Lots of reaction to this morning’s Lorraine Ahearn column on the Scott Sanders trial. I”ll weigh in, for what it’s worth.

What jumps out is the way Ahearn cleverly let the jury off the hook, saying “they did what they thought was best” struggling “valiantly to avoid a mistrial, over a minor technical charge.”

See, Ahearn doesn’t want Sanders to pay for hacking into a fed computer; she wants him to pay for “violating our sense of common decency.” But when you read her reaction to the jury’s not guilty verdict, you get the feeling that Ahearn believes putting Sanders away on “minor technical charges” would be justice enough.

By the way, that goes for David Wray and Randall Brady, too.

Bonus observation: Note the way Ahearn describes the release of the tapes where Sanders and Brady are discussing Wray’s ‘troublesome neighbor’ Peggy Barker:

The City Council, offering a rare listen behind the near-total curtain of silence that state personnel laws imposed on the Wray affair, convened a public meeting one evening and played seven minutes of audio from the hundreds of hours of audio found on Sanders’ computer hard drive. Sanders testified Thursday that he routinely recorded conversations.

The City Council may have convened another meeting, but —-correct me if I’m wrong — the tapes were initially released during a regular City Council meeting under the agenda item “Matters to be presented by the City Manager.”

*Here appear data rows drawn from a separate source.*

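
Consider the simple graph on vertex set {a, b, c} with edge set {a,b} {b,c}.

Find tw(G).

1

A width-1 tree decomposition is:
Bags: B1 = {a, b}  B2 = {b, c}
Tree: B1–B2
Each bag holds 2 vertices, so the decomposition has width 1, which upper-bounds the treewidth. Since G has at least one edge (e.g. b–a), it is not an edgeless graph, so tw(G) ≥ 1. Therefore the treewidth is 1.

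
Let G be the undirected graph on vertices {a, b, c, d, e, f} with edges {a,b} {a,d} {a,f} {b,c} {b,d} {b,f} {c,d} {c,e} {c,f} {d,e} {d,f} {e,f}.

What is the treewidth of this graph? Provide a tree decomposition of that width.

Treewidth 3.
One such decomposition:
Bags: B1 = {a, b, d, f}  B2 = {b, c, d, f}  B3 = {c, d, e, f}
Tree: B1–B2, B2–B3

Each bag holds 4 vertices, so the decomposition has width 3, which upper-bounds the treewidth. On the other hand G contains the 4-clique {c, d, e, f}. A clique must lie in a single bag of any decomposition, so no decomposition can have width below 3. Combining the bounds, tw(G) = 3.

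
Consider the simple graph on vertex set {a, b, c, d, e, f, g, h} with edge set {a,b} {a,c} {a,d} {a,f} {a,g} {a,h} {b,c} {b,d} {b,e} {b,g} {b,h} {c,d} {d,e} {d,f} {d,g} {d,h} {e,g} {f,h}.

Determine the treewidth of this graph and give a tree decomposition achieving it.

Treewidth 3.
One optimal decomposition is:
Bags: B1 = {a, b, d, h}  B2 = {a, b, c, d}  B3 = {a, d, f, h}  B4 = {a, b, d, g}  B5 = {b, d, e, g}
Tree: B1–B2, B1–B3, B2–B4, B4–B5

Each bag holds 4 vertices, so the decomposition has width 3, which upper-bounds the treewidth. On the other hand G contains the 4-clique {a, d, f, h}. A clique must lie in a single bag of any decomposition, so no decomposition can have width below 3. The upper and lower bounds meet at 3, so that is the treewidth.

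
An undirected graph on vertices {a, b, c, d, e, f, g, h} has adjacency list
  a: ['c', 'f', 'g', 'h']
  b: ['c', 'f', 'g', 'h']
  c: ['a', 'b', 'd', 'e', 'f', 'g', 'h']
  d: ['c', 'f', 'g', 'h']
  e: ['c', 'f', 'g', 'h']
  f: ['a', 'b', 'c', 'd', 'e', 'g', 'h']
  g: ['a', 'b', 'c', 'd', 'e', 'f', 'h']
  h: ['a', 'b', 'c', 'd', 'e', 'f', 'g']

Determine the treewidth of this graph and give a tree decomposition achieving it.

Treewidth 4.
Bags: B1 = {a, c, f, g, h}  B2 = {c, d, f, g, h}  B3 = {c, e, f, g, h}  B4 = {b, c, f, g, h}
Tree: B1–B2, B2–B3, B3–B4

The largest bag has 5 vertices, giving width 4; this decomposition certifies tw(G) ≤ 4. Conversely, {c, d, f, g, h} is a clique of size 5, and the vertices of any clique must share a bag in every tree decomposition; so some bag has ≥ 5 vertices and tw(G) ≥ 4. The upper and lower bounds meet at 4, so that is the treewidth.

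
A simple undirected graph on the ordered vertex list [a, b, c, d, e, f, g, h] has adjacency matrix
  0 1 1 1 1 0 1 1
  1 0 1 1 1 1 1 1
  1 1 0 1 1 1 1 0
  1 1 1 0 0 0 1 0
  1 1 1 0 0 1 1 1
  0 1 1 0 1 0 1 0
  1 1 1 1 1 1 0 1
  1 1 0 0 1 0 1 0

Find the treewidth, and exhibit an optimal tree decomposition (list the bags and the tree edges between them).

The largest bag has 5 vertices, giving width 4; this decomposition certifies tw(G) ≤ 4. On the other hand G contains the 5-clique {a, b, e, g, h}. A clique must lie in a single bag of any decomposition, so no decomposition can have width below 4. Hence tw(G) = 4 exactly.

Treewidth 4.
One such decomposition:
Bags: B1 = {b, c, e, f, g}  B2 = {a, b, c, e, g}  B3 = {a, b, c, d, g}  B4 = {a, b, e, g, h}
Tree: B1–B2, B2–B3, B2–B4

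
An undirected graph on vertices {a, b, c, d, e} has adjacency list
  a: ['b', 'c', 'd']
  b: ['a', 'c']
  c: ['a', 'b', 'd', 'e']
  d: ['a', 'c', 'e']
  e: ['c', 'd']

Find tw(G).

2

A width-2 tree decomposition is:
Bags: B1 = {a, c, d}  B2 = {a, b, c}  B3 = {c, d, e}
Tree: B1–B2, B1–B3
Every bag has size at most 3, so the width is 3 − 1 = 2 and tw(G) ≤ 2. For the lower bound, the 3 vertices {c, d, e} are pairwise adjacent, and any tree decomposition puts a clique entirely inside one bag — forcing width ≥ 2. Therefore the treewidth is 2.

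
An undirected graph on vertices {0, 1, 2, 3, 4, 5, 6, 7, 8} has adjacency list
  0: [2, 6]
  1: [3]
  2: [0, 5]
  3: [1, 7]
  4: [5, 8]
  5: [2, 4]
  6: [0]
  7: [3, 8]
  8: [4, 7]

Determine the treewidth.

A width-1 tree decomposition is:
Bags: B1 = {1, 3}  B2 = {3, 7}  B3 = {7, 8}  B4 = {4, 8}  B5 = {4, 5}  B6 = {2, 5}  B7 = {0, 2}  B8 = {0, 6}
Tree: B1–B2, B2–B3, B3–B4, B4–B5, B5–B6, B6–B7, B7–B8
Every bag has size at most 2, so the width is 2 − 1 = 1 and tw(G) ≤ 1. Since G has at least one edge (e.g. 1–3), it is not an edgeless graph, so tw(G) ≥ 1. Combining the bounds, tw(G) = 1.

1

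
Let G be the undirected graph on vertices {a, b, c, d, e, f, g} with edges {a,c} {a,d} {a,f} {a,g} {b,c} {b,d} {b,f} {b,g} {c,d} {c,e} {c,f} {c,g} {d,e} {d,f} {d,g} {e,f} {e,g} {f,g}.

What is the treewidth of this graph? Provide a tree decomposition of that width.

Treewidth 4.
Bags: B1 = {c, d, e, f, g}  B2 = {a, c, d, f, g}  B3 = {b, c, d, f, g}
Tree: B1–B2, B2–B3

The largest bag has 5 vertices, giving width 4; this decomposition certifies tw(G) ≤ 4. For the lower bound, the 5 vertices {c, d, e, f, g} are pairwise adjacent, and any tree decomposition puts a clique entirely inside one bag — forcing width ≥ 4. Combining the bounds, tw(G) = 4.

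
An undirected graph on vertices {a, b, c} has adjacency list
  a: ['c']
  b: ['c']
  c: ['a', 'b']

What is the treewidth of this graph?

1

A width-1 tree decomposition is:
Bags: B1 = {a, c}  B2 = {b, c}
Tree: B1–B2
Every bag has size at most 2, so the width is 2 − 1 = 1 and tw(G) ≤ 1. Since G has at least one edge (e.g. a–c), it is not an edgeless graph, so tw(G) ≥ 1. Hence tw(G) = 1 exactly.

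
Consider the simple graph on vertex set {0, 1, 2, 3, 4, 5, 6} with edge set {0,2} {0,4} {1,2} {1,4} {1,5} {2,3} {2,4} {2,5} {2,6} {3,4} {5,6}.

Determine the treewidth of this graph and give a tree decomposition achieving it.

Treewidth 2.
One such decomposition:
Bags: B1 = {1, 2, 4}  B2 = {1, 2, 5}  B3 = {0, 2, 4}  B4 = {2, 3, 4}  B5 = {2, 5, 6}
Tree: B1–B2, B1–B3, B3–B4, B2–B5

Each bag holds 3 vertices, so the decomposition has width 2, which upper-bounds the treewidth. On the other hand G contains the 3-clique {0, 2, 4}. A clique must lie in a single bag of any decomposition, so no decomposition can have width below 2. Therefore the treewidth is 2.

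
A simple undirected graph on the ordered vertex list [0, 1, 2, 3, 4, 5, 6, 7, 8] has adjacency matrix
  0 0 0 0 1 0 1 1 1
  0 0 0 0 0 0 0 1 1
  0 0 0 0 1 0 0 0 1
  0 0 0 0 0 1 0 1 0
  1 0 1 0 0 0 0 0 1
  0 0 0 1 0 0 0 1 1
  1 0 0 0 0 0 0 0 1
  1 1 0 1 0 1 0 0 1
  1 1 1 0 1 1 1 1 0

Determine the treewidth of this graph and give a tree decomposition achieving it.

The largest bag has 3 vertices, giving width 2; this decomposition certifies tw(G) ≤ 2. Conversely, {0, 4, 8} is a clique of size 3, and the vertices of any clique must share a bag in every tree decomposition; so some bag has ≥ 3 vertices and tw(G) ≥ 2. Combining the bounds, tw(G) = 2.

Treewidth 2.
Bags: B1 = {0, 7, 8}  B2 = {0, 4, 8}  B3 = {5, 7, 8}  B4 = {3, 5, 7}  B5 = {2, 4, 8}  B6 = {0, 6, 8}  B7 = {1, 7, 8}
Tree: B1–B2, B1–B3, B3–B4, B2–B5, B1–B6, B3–B7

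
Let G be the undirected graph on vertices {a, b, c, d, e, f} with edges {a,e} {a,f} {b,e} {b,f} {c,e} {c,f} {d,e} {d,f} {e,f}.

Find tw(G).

2

A width-2 tree decomposition is:
Bags: B1 = {b, e, f}  B2 = {d, e, f}  B3 = {c, e, f}  B4 = {a, e, f}
Tree: B1–B2, B1–B3, B3–B4
Every bag has size at most 3, so the width is 3 − 1 = 2 and tw(G) ≤ 2. On the other hand G contains the 3-clique {d, e, f}. A clique must lie in a single bag of any decomposition, so no decomposition can have width below 2. Therefore the treewidth is 2.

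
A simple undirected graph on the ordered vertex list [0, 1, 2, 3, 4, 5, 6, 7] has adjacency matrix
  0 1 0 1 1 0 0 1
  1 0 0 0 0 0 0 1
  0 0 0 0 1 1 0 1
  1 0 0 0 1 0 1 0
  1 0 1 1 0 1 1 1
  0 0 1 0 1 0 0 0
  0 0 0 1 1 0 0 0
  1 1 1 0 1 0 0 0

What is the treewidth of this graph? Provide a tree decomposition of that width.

Each bag holds 3 vertices, so the decomposition has width 2, which upper-bounds the treewidth. On the other hand G contains the 3-clique {0, 1, 7}. A clique must lie in a single bag of any decomposition, so no decomposition can have width below 2. Hence tw(G) = 2 exactly.

Treewidth 2.
One optimal decomposition is:
Bags: B1 = {2, 4, 7}  B2 = {0, 4, 7}  B3 = {2, 4, 5}  B4 = {0, 3, 4}  B5 = {3, 4, 6}  B6 = {0, 1, 7}
Tree: B1–B2, B1–B3, B2–B4, B4–B5, B2–B6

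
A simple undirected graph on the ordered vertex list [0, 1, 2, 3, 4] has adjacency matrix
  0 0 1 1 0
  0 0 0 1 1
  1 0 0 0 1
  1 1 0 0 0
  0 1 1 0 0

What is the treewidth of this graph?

A width-2 tree decomposition is:
Bags: B1 = {1, 2, 4}  B2 = {0, 1, 2}  B3 = {0, 1, 3}
Tree: B1–B2, B2–B3
The largest bag has 3 vertices, giving width 2; this decomposition certifies tw(G) ≤ 2. The edges 1–4–2–0–3–1 form a cycle, so G is not a tree and its treewidth is at least 2. Combining the bounds, tw(G) = 2.

2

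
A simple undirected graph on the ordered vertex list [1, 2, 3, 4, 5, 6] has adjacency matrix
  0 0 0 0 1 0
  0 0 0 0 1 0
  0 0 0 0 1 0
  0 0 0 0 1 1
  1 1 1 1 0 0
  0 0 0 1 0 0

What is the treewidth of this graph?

A width-1 tree decomposition is:
Bags: B1 = {4, 6}  B2 = {4, 5}  B3 = {1, 5}  B4 = {3, 5}  B5 = {2, 5}
Tree: B1–B2, B2–B3, B3–B4, B2–B5
Each bag holds 2 vertices, so the decomposition has width 1, which upper-bounds the treewidth. Since G has at least one edge (e.g. 4–6), it is not an edgeless graph, so tw(G) ≥ 1. Therefore the treewidth is 1.

1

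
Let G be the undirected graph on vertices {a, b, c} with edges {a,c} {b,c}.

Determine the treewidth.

A width-1 tree decomposition is:
Bags: B1 = {b, c}  B2 = {a, c}
Tree: B1–B2
The largest bag has 2 vertices, giving width 1; this decomposition certifies tw(G) ≤ 1. Any graph with an edge has treewidth ≥ 1, and G has the edge c–b. The upper and lower bounds meet at 1, so that is the treewidth.

1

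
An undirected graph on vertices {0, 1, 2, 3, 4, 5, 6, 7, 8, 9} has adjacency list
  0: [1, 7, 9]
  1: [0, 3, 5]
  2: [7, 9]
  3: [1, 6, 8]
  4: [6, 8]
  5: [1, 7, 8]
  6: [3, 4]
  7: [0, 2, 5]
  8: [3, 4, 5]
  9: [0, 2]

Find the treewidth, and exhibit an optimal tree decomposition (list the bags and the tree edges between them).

Every bag has size at most 3, so the width is 3 − 1 = 2 and tw(G) ≤ 2. Since 6–4–8–3–6 is a cycle in G, G is not acyclic. Forests are exactly the graphs of treewidth ≤ 1, so tw(G) ≥ 2. Combining the bounds, tw(G) = 2.

Treewidth 2.
Bags: B1 = {3, 4, 6}  B2 = {3, 4, 8}  B3 = {1, 3, 8}  B4 = {1, 5, 8}  B5 = {0, 1, 5}  B6 = {0, 5, 7}  B7 = {0, 7, 9}  B8 = {2, 7, 9}
Tree: B1–B2, B2–B3, B3–B4, B4–B5, B5–B6, B6–B7, B7–B8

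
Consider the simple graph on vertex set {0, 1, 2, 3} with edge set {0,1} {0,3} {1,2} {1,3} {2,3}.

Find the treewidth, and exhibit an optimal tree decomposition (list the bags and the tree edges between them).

Treewidth 2.
Bags: B1 = {0, 1, 3}  B2 = {1, 2, 3}
Tree: B1–B2

Every bag has size at most 3, so the width is 3 − 1 = 2 and tw(G) ≤ 2. On the other hand G contains the 3-clique {0, 1, 3}. A clique must lie in a single bag of any decomposition, so no decomposition can have width below 2. The upper and lower bounds meet at 2, so that is the treewidth.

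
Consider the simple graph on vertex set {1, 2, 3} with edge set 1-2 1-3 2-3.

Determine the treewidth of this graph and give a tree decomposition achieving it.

A single bag containing all 3 vertices is trivially a valid decomposition of width 2. For the lower bound, the 3 vertices {1, 2, 3} are pairwise adjacent, and any tree decomposition puts a clique entirely inside one bag — forcing width ≥ 2. The upper and lower bounds meet at 2, so that is the treewidth.

Treewidth 2.
Bags: B1 = {1, 2, 3}
Tree: (single bag)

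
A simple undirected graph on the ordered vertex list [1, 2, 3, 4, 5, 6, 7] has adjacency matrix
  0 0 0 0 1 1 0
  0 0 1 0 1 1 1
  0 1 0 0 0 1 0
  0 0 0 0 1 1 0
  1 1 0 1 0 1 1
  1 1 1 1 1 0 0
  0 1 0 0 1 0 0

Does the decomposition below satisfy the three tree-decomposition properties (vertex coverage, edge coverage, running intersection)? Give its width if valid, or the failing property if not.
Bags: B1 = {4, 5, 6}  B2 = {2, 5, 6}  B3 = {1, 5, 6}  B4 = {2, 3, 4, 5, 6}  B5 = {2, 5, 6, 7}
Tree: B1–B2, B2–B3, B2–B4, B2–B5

No — bags containing vertex 4 are not connected in the tree.

A tree decomposition must satisfy three properties: every vertex lies in some bag; for every edge, both endpoints lie together in some bag; and for every vertex, the bags containing it form a connected subtree. Here bags containing vertex 4 are not connected in the tree, so the decomposition is invalid.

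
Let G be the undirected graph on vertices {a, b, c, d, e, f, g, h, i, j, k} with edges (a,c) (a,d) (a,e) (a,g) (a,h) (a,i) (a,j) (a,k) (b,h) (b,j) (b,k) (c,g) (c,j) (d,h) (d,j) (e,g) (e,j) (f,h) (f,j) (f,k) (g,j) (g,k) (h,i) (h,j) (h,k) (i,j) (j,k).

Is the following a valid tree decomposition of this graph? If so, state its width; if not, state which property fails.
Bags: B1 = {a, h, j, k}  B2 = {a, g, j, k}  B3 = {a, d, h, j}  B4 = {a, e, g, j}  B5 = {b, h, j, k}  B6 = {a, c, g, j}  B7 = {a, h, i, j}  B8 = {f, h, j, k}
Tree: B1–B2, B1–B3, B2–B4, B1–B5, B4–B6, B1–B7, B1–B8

Every vertex of G appears in some bag (union = {a, b, c, d, e, f, g, h, i, j, k}); every edge is covered by a bag; and for each vertex v the set of bags containing v is connected in the bag tree. The decomposition is therefore valid. The largest bag has 4 vertices, so the width is 3.

Yes; width 3.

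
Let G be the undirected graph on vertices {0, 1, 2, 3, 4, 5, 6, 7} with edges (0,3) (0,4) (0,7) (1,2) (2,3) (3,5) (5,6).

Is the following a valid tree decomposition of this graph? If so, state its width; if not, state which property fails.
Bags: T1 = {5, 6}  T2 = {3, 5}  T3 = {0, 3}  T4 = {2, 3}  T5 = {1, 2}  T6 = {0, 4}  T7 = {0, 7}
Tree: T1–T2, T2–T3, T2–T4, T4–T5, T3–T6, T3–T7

Checking the three conditions: (i) the bags cover all of {0, 1, 2, 3, 4, 5, 6, 7}; (ii) for each edge, some bag contains both endpoints; (iii) the bags containing any fixed vertex form a subtree. All hold, so the decomposition is valid with width 2 − 1 = 1.

Yes; width 1.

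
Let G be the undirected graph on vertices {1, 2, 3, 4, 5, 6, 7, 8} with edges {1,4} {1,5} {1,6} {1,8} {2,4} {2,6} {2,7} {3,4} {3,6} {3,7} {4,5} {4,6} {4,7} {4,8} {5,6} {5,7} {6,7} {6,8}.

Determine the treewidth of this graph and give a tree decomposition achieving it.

The largest bag has 4 vertices, giving width 3; this decomposition certifies tw(G) ≤ 3. For the lower bound, the 4 vertices {1, 4, 6, 8} are pairwise adjacent, and any tree decomposition puts a clique entirely inside one bag — forcing width ≥ 3. Therefore the treewidth is 3.

Treewidth 3.
Bags: B1 = {1, 4, 5, 6}  B2 = {4, 5, 6, 7}  B3 = {2, 4, 6, 7}  B4 = {3, 4, 6, 7}  B5 = {1, 4, 6, 8}
Tree: B1–B2, B2–B3, B3–B4, B1–B5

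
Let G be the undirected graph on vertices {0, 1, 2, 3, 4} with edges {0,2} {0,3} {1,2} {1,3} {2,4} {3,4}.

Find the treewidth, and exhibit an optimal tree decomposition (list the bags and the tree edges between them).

Treewidth 2.
Bags: B1 = {1, 2, 3}  B2 = {2, 3, 4}  B3 = {0, 2, 3}
Tree: B1–B2, B2–B3

Each bag holds 3 vertices, so the decomposition has width 2, which upper-bounds the treewidth. The edges 1–3–4–2–1 form a cycle, so G is not a tree and its treewidth is at least 2. Combining the bounds, tw(G) = 2.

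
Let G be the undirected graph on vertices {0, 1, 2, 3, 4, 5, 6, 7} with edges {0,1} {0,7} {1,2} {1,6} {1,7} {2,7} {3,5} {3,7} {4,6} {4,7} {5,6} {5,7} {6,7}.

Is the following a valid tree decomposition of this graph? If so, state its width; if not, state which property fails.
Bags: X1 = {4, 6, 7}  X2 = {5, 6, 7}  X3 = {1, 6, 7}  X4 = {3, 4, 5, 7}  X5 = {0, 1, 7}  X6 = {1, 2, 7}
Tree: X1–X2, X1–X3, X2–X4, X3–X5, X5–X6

No — bags containing vertex 4 are not connected in the tree.

A tree decomposition must satisfy three properties: every vertex lies in some bag; for every edge, both endpoints lie together in some bag; and for every vertex, the bags containing it form a connected subtree. Here bags containing vertex 4 are not connected in the tree, so the decomposition is invalid.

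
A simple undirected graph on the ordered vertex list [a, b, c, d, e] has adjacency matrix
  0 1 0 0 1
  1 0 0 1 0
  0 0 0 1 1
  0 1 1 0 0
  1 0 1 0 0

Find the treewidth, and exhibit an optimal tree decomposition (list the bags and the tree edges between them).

Treewidth 2.
One optimal decomposition is:
Bags: B1 = {b, c, d}  B2 = {b, c, e}  B3 = {a, b, e}
Tree: B1–B2, B2–B3

Each bag holds 3 vertices, so the decomposition has width 2, which upper-bounds the treewidth. For the lower bound, G contains the cycle b–d–c–e–a–b, so G is not a forest; only forests have treewidth ≤ 1, hence tw(G) ≥ 2. Combining the bounds, tw(G) = 2.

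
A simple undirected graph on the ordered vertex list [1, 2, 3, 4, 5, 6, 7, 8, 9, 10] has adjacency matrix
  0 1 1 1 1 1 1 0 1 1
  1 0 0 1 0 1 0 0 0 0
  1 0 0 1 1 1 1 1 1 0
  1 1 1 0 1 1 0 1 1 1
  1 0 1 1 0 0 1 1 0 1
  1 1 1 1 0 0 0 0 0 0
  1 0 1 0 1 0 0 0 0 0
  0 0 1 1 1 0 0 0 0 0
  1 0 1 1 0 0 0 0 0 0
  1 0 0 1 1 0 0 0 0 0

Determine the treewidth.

3

A width-3 tree decomposition is:
Bags: B1 = {1, 3, 4, 5}  B2 = {3, 4, 5, 8}  B3 = {1, 3, 4, 6}  B4 = {1, 3, 5, 7}  B5 = {1, 4, 5, 10}  B6 = {1, 2, 4, 6}  B7 = {1, 3, 4, 9}
Tree: B1–B2, B1–B3, B1–B4, B1–B5, B3–B6, B1–B7
The largest bag has 4 vertices, giving width 3; this decomposition certifies tw(G) ≤ 3. For the lower bound, the 4 vertices {3, 4, 5, 8} are pairwise adjacent, and any tree decomposition puts a clique entirely inside one bag — forcing width ≥ 3. Therefore the treewidth is 3.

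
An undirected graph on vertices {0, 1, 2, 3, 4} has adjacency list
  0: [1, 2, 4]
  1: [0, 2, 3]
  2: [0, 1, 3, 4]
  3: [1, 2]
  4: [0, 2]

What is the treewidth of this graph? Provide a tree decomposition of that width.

Every bag has size at most 3, so the width is 3 − 1 = 2 and tw(G) ≤ 2. On the other hand G contains the 3-clique {0, 1, 2}. A clique must lie in a single bag of any decomposition, so no decomposition can have width below 2. Therefore the treewidth is 2.

Treewidth 2.
One such decomposition:
Bags: B1 = {0, 2, 4}  B2 = {0, 1, 2}  B3 = {1, 2, 3}
Tree: B1–B2, B2–B3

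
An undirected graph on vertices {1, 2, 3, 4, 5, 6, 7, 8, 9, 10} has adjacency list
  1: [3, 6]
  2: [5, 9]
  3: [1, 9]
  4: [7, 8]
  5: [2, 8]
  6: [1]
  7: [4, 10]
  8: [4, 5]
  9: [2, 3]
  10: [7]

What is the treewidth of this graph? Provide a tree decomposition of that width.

Each bag holds 2 vertices, so the decomposition has width 1, which upper-bounds the treewidth. Since G has at least one edge (e.g. 10–7), it is not an edgeless graph, so tw(G) ≥ 1. Hence tw(G) = 1 exactly.

Treewidth 1.
Bags: B1 = {7, 10}  B2 = {4, 7}  B3 = {4, 8}  B4 = {5, 8}  B5 = {2, 5}  B6 = {2, 9}  B7 = {3, 9}  B8 = {1, 3}  B9 = {1, 6}
Tree: B1–B2, B2–B3, B3–B4, B4–B5, B5–B6, B6–B7, B7–B8, B8–B9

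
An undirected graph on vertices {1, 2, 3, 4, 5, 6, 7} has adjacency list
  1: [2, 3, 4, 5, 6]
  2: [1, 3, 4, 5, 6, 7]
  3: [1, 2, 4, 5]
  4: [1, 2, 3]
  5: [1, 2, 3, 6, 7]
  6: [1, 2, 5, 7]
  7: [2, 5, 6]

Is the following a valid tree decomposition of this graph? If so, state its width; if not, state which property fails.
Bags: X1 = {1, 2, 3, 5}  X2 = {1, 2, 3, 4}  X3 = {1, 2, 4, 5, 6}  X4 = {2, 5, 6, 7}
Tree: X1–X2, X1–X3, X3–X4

No — bags containing vertex 4 are not connected in the tree.

A tree decomposition must satisfy three properties: every vertex lies in some bag; for every edge, both endpoints lie together in some bag; and for every vertex, the bags containing it form a connected subtree. Here bags containing vertex 4 are not connected in the tree, so the decomposition is invalid.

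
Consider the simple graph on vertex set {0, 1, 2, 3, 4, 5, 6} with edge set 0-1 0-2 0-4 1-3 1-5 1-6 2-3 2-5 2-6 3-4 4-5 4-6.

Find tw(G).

3

A width-3 tree decomposition is:
Bags: B1 = {1, 2, 3, 4}  B2 = {1, 2, 4, 6}  B3 = {0, 1, 2, 4}  B4 = {1, 2, 4, 5}
Tree: B1–B2, B2–B3, B3–B4
Every bag has size at most 4, so the width is 4 − 1 = 3 and tw(G) ≤ 3. For the lower bound: the 4 vertex sets {1,3}, {4,6}, {2}, {0} are disjoint, each induces a connected subgraph, and every pair is joined by at least one edge of G. Contracting each set to a single vertex therefore yields K_{4} as a minor, and since treewidth is minor-monotone, tw(G) ≥ tw(K_{4}) = 3. Combining the bounds, tw(G) = 3.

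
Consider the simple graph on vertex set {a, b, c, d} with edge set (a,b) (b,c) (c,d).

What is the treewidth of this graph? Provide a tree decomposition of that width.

Each bag holds 2 vertices, so the decomposition has width 1, which upper-bounds the treewidth. Any graph with an edge has treewidth ≥ 1, and G has the edge b–c. Combining the bounds, tw(G) = 1.

Treewidth 1.
One such decomposition:
Bags: B1 = {b, c}  B2 = {a, b}  B3 = {c, d}
Tree: B1–B2, B1–B3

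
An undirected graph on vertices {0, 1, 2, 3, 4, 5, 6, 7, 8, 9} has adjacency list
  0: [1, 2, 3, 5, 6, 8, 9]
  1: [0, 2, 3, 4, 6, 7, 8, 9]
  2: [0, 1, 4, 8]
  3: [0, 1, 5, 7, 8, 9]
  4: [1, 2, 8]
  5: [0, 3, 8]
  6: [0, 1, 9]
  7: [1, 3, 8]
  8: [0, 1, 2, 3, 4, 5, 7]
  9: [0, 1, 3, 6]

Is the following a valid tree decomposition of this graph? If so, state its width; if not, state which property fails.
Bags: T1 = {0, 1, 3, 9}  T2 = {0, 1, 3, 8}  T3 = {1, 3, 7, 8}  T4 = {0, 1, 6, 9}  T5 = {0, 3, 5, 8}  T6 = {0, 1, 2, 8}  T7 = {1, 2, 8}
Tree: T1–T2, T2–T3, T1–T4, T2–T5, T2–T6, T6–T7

A tree decomposition must satisfy three properties: every vertex lies in some bag; for every edge, both endpoints lie together in some bag; and for every vertex, the bags containing it form a connected subtree. Here vertex 4 appears in no bag, so the decomposition is invalid.

No — vertex 4 appears in no bag.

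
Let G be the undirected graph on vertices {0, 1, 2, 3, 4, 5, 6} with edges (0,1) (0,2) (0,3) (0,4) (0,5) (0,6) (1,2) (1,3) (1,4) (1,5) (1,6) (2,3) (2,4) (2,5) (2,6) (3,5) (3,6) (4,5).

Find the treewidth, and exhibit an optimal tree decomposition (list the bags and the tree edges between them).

Treewidth 4.
One optimal decomposition is:
Bags: B1 = {0, 1, 2, 3, 6}  B2 = {0, 1, 2, 3, 5}  B3 = {0, 1, 2, 4, 5}
Tree: B1–B2, B2–B3

Every bag has size at most 5, so the width is 5 − 1 = 4 and tw(G) ≤ 4. Conversely, {0, 1, 2, 3, 5} is a clique of size 5, and the vertices of any clique must share a bag in every tree decomposition; so some bag has ≥ 5 vertices and tw(G) ≥ 4. The upper and lower bounds meet at 4, so that is the treewidth.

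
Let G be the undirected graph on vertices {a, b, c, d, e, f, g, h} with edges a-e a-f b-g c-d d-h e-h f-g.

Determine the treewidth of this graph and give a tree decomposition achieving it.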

Ahearn’s presenting it as though the Council were releasing the tapes to the public. I realize the council voted to authorize the release of the tapes, but only after City Manager Mitchell Johnson informed them the tapes had been cleared for release. Anyone think that particular council would have pushed for releasing the tapes without Johnson’s permission? It’s also worth mentioning —once again — that Johnson’s presentation was pure politcal grandstanding. Each tape was accompanied by a self-righteous look of contempt on his face, as if he were thoroughly disgusted by the way Sanders and Brady had violated “our sense of common decency.”

By the way, anyone else notice that Mitch Johnson’s name doesn’t appear in Ahearn’s column?